The Mate S comes with WPS Office (apparently Huawei has moved away from Polaris). It handles documents with ease and supports Word, Excel and PowerPoint docs (both the 2003 and 2007 versions), it also opens PDF files.
You do get a proper file explorer too - it has two tabs that divide your content between categories and a file explorer for internal and external storage. The app also handles ZIP and supports batch operations. It comes with a very useful Safe folder, for fingerprint protected storage. Nice!
Huawei has included some nifty camera features in the Huawei Mate S, some of which are accessed as individual apps.

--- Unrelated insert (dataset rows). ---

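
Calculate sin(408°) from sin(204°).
sin(408°) = 2 sin 204° cos 204° = 0.7431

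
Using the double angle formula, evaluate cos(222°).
cos(222°) = cos²111° - sin²111° = -0.7431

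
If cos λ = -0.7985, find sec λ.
sec λ = 1/cos λ = -1.252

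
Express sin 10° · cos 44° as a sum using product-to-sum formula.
sin 10° cos 44° = (1/2)[sin(10°+44°) + sin(10°-44°)]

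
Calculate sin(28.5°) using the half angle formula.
sin(28.5°) = √((1 - cos 57°)/2) = 0.4772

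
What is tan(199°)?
tan(199°) = 0.3443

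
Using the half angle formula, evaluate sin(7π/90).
sin(7π/90) = √((1 - cos 7π/45)/2) = 0.2419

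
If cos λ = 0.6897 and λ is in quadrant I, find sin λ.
sin λ = 0.7241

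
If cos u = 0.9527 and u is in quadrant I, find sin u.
sin u = 0.3039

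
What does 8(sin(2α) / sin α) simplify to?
8(sin(2α) / sin α) = 8(2 cos α) (using Double angle)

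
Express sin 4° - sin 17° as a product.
sin 4° - sin 17° = 2 cos(10.5°) sin(-6.5°)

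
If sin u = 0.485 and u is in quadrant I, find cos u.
cos u = 0.8745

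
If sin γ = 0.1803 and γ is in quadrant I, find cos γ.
cos γ = 0.9836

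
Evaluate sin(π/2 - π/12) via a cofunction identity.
sin(π/2 - π/12) = cos(π/12) = (√6+√2)/4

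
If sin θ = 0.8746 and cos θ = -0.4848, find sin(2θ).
sin(2θ) = 2 sin θ cos θ = -0.848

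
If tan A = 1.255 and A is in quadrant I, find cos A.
cos A = 0.6232 (using tan²A + 1 = sec²A)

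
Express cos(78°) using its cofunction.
cos(78°) = sin(90° - 78°) = sin(12°)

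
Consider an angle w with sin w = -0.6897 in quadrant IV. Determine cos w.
cos w = √(1 - sin²w) = 0.7241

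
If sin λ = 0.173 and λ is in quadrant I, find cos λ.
cos λ = 0.9849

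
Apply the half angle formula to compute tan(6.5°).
tan(6.5°) = sin 13° / (1 + cos 13°) = 0.1139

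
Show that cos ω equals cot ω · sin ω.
RHS = (cos ω/sin ω) · sin ω = cos ω = LHS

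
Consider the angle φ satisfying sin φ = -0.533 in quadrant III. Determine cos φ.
cos φ = ±√(1 - sin²φ) = -0.8461 (negative in QIII)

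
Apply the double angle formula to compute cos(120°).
cos(120°) = cos²60° - sin²60° = -1/2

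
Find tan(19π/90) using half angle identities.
tan(19π/90) = sin 19π/45 / (1 + cos 19π/45) = 0.7813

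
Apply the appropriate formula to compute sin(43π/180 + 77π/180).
sin(43π/180 + 77π/180) = sin 43π/180 cos 77π/180 + cos 43π/180 sin 77π/180 = √3/2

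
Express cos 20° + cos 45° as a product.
cos 20° + cos 45° = 2 cos(32.5°) cos(-12.5°)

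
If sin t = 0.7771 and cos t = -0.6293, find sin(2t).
sin(2t) = 2 sin t cos t = -0.9781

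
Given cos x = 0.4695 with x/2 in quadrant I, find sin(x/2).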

The Magnifier is especially nifty for looking at stuff up close, while the markedly female-targeted Mirror apps lets you get a quick look at yourself, with included brightness adjustments and zoom options. Also, for some reason, it artificially fogs up when you blow into the microphone.
Another interesting camera mode is hosted inside the Director app. With it, you can easily connect up to three additional phones wirelessly and switch between the video streams dynamically as you please while you record.
There are also the standards, such as calendar, world clock with stopwatch and timer and a calculator. Nothing really special to point out here.
The notes app does come with voice memo options, which utilizes the Mate's three microphone setup. You can easily switch between a meeting setup, which would require capturing voices from all around, but you can also switch it to interview, which will try to capture only you and your participant and tone out the surroundings. Nifty!
When it comes to getting around, the Huawei Mate S comes with Google Maps and Navigation. The app offers much of the same functionality as its web-based counterpart, although you will need a data connection to take full advantage of the navigation features. Street view mode with digital compass enabled is an especially cool trick.
The best part of owning a smartphone is getting new apps, and when it comes to Android, Google Play Store is the best source for getting your fill. From recommendations to top apps, it features a plethora of ways you can find new apps, and installing an app usually only takes a couple of taps.